Ruby 2.3 introduced the ability to make all string literals frozen by default. This magic comment makes all string literals in the file implicitly frozen, as if #freeze had been called on each of them, making the interpreter to raise a RuntimeError if you happen to try to modify it.

Each new string is allocated memory in Ruby:

def test
  s = "hello world"
  s.object_id
end

p test #=> 260
p test #=> 280

By setting this comment, Ruby allocates space for a given string only once improving performance and also saving time in garbage collection:

# frozen_string_literal: true

def test
  s = "hello world"
  s.object_id
end

p test #=> 260
p test #=> 260

Note that in Rubies >= 2.3 you can enable frozen string literals at a global level by passing the compiler flag --enable=frozen-string-literal that is however overridable at a file level by this magic comment. You can also override this setting regardless of global or file-level setting by prefixing the unary operator + to the string literal or by calling .dup on it. You can also freeze a mutable (unfrozen) string literal with the unary - operator.

shareable_constant_value

Introduced experimentally in Ruby 3.0, this directive helps to create constants that hold only immutable objects, or Ractor-shareable constants. It can take one these four values:

  • none: (default) no special treatment in this mode (as in Ruby 2.x): no automatic freezing and no checks
  • literal: constants assigned to literals will be deeply-frozen
  • experimental_everywhere: all values assigned to constants are made shareable (frozen). this mode is “experimental”, because it might be error prone
  • experimental_copy: freezes everything assigned to constants. the deeply copied and made shareable, "dynamic" objects will be copied so the originally referenced object will not get frozen

This directive can be used multiple times in the same file as it affects only subsequent constants and only for the current scope.

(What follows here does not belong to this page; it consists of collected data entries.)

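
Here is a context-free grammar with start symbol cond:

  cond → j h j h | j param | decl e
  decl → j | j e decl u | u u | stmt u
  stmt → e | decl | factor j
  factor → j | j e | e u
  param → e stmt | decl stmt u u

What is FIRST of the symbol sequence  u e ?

{ u }

u is a terminal; add {u} and stop.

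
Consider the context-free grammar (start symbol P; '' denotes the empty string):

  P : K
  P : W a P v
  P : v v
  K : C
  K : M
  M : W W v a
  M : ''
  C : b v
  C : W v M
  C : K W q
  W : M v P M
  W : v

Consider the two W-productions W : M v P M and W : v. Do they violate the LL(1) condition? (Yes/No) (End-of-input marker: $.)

FIRST(M v P M) = { v } and FIRST(v) = { v }.
Both contain v, so the two alternatives are not disjoint — LL(1) conflict.

Yes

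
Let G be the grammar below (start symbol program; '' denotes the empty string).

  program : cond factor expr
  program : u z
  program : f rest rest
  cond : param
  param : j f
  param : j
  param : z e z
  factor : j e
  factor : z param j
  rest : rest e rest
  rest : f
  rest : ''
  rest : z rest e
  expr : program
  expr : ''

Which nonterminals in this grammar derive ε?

Directly nullable (have an ''-production): rest, expr.
No other nonterminal has a production whose RHS symbols are all nullable.

{ expr, rest }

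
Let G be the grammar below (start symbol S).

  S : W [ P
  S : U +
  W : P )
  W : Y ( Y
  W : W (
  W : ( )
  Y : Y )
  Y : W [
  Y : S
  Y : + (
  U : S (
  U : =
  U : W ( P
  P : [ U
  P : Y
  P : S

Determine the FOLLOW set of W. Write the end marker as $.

{ (, [ }

In S : W [ P: add FIRST([ P) = { [ }.
In W : W (: add FIRST(() = { ( }.
In Y : W [: add FIRST([) = { [ }.
In U : W ( P: add FIRST(( P) = { ( }.
Union: FOLLOW(W) = { (, [ }.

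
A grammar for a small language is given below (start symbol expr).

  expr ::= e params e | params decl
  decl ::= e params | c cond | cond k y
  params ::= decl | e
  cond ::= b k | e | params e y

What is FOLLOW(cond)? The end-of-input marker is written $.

{ $, b, c, e, k }

In decl ::= c cond: cond is at the end, add FOLLOW(decl) = { $, b, c, e }.
In decl ::= cond k y: add FIRST(k y) = { k }.
Union: FOLLOW(cond) = { $, b, c, e, k }.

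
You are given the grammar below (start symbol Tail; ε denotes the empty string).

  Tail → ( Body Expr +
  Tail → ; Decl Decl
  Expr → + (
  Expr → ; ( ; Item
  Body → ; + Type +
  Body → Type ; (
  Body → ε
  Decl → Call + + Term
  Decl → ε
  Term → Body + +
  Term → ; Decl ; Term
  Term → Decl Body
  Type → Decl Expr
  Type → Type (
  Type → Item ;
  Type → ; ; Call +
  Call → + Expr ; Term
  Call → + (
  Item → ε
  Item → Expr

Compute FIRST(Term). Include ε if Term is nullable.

From Term → Body + +: Body nullable, take FIRST(Body) ∪ {+} = { +, ; }.
Term → ; Decl ; Term contributes {;}.
From Term → Decl Body: Decl, Body nullable, take FIRST(Decl) ∪ FIRST(Body) = { +, ; }; also ε since the whole RHS is nullable.
Union: FIRST(Term) = { +, ;, ε }.

{ +, ;, ε }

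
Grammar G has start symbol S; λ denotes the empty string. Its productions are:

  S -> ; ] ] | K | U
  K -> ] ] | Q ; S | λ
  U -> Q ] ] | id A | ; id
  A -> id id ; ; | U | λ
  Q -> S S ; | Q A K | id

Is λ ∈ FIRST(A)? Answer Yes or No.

Yes

A has an λ-production, so A ⇒ λ.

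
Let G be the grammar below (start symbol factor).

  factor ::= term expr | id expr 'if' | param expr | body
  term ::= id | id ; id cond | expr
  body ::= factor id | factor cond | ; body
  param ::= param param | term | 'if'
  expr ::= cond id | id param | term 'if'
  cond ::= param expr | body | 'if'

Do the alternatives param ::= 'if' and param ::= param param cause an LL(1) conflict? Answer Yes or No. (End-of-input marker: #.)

FIRST('if') = { 'if' } and FIRST(param param) = { 'if', ;, id }.
Both contain 'if', so the two alternatives are not disjoint — LL(1) conflict.

Yes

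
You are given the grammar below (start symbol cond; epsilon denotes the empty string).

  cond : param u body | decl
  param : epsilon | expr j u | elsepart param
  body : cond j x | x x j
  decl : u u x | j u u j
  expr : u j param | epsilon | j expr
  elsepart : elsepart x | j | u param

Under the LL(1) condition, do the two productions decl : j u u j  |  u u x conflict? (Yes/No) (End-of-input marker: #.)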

See Ruby Documentation for more information.

warn_indent

The warn_indent magic comment will show a warning whenever your indendation is wrong. The last declared warn_indent: takes precedence.

# warn_indent: true

def comments
  end

#=> warning: mismatched indentations at 'end' with 'def' at 3

Another way to get these warnings to show is by running Ruby with warnings (ruby -w). Using a directive to set this to false will prevent these warnings from showing.